Bersamaan dengan itu pula waktuku habis.
***
"Setelah kami memeriksa kondisi anak ibu dan melakukan pengobatan selama seminggu, anak ibu memiliki kondisi mental yang mengenaskan, kesehatan jiwanya terganggu karena traumanya di masa lalu hingga dia berhalusinasi mempunyai kakak dan bisa menemui dirinya sendiri di umur sepuluh tahun," ujar seorang dokter yang mana membangunkanku dari tidur.
"Lalu apa yang harus kami lakukan Dok?" tanya Mama.
"Untuk saat ini kalian jangan menemuinya dahulu, traumanya akan kambuh jika dia melihat kalian lagi, jadi untuk sekarang serahkan dia pada pihak rumah sakit, kami akan menjaganya," jawab dokter itu, kalau didengar dari suaranya, aku tahu itu Lervi.
"Baiklah, terima kasih, Dok, kalau begitu kami permisi dulu," kata Papa.
Setelah itu hening selama beberapa menit. Aku memperhatikan seisi ruangan ini, ruangan itu tidak buruk tapi kenapa kaki dan tanganku diikat, lalu kenapa juga aku harus diinfus?

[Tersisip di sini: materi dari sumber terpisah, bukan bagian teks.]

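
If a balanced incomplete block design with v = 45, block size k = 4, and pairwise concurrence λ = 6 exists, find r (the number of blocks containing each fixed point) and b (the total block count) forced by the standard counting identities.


Any 2-(v, k, λ) BIBD satisfies two necessary conditions:
  (i)  Each point sits in r blocks, and counting incidences through any fixed point gives r(k − 1) = λ(v − 1), so r = λ(v − 1)/(k − 1).
  (ii) Total incidences bk = vr, so b = vr/k.
Step 1: r = λ(v − 1)/(k − 1) = 6·(45 − 1)/(4 − 1) = 6·44/3 = 264/3 = 88.
Step 2: b = vr/k = 45·88/4 = 3960/4 = 990.
Check integrality: r = 88 ∈ Z ✓, b = 990 ∈ Z ✓.
(These identities are necessary conditions: they determine r and b for any design with these parameters, but do not by themselves prove that one exists.)

r = 88, b = 990.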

Tanpa sadar air mataku menetes. Lalu seorang dokter masuk.
"Azka sudah sadar?" Ternyata dia Lervi.
Aku hanya diam dan membuang muka, aku tidak ingin dia melihatku menangis karena sekarang aku ingat kalau Lervi itu kakak kelas yang dari dulu aku cintai, aku malu sekarang karena bertemu dengannya dalam keadaan yang tidak baik.

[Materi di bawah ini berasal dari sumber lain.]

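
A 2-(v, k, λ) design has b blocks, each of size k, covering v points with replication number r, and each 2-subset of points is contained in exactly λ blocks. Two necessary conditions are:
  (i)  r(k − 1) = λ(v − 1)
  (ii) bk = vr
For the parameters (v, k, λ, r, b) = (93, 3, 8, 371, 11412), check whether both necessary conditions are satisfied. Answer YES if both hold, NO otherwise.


Condition (i): r(k − 1) = 371·2 = 742; λ(v − 1) = 8·92 = 736. Match? NO.
Condition (ii): bk = 11412·3 = 34236; vr = 93·371 = 34503. Match? NO.
Both conditions hold? NO.

NO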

Tangan gadis itu melepas satu persatu ikatan yang ada di kaki dan tanganku. "Maaf ya karena mengikatmu, Azka, kau pasti kesakitan."
Dia lantas mengelus pelan pergelangan tanganku yang memerah.
"Kak, aku sekarang sudah mengingatmu," ujarku tanpa melihat wajahnya.
"Syukurlah kalau kau sudah mengingatku."
Kami terdiam selama beberapa menit, lantas aku menoleh dan menggerakkan badanku. Rasa perih di bagian perut membuatku meringis.
"Apa perutmu masih sakit?" tanya Lervi pelan.
Aku mengangguk. "Kenapa perutku luka Kak? Kakak bisa ceritakan semuanya padaku? Aku tadi sudah mendengar percakapan Kakak dengan orang tuaku, syukurlah mereka masih hidup."
"Aku menunggumu siap, Azka."
Aku kecewa mendengarnya. "Apa Kak Lervi juga menganggap aku gila?"
Lervi menggeleng keras. "Tidak begitu, Azka, jangan salah paham. Baiklah, aku akan menceritakan padamu."
"Kau tahu orang yang selama ini kau anggap sebagai Kakak kandungmu itu tidak ada, dia hanya khayalanmu, dan semua yang terjadi padamu akhir-akhir ini karena terapi psikologi dan luka di perutmu itu karena kau berusaha menusuk dirimu sendiri, Mama dan Papamu berusaha menghalaunya, tetapi kau semakin berusaha menusuk dirimu sendiri, itulah alasannya kenapa dokter mengikat kaki dan tanganmu," jelas Lervi.
Aku terdiam, berarti selama ini Mama dan Papa tidak ingin membunuhku, dia hanya ingin menghentikan aku yang mau bunuh diri. Tanpa sadar air mataku meleleh.
"Kak, aku ingin bertemu Mama dan Papa," ujarku.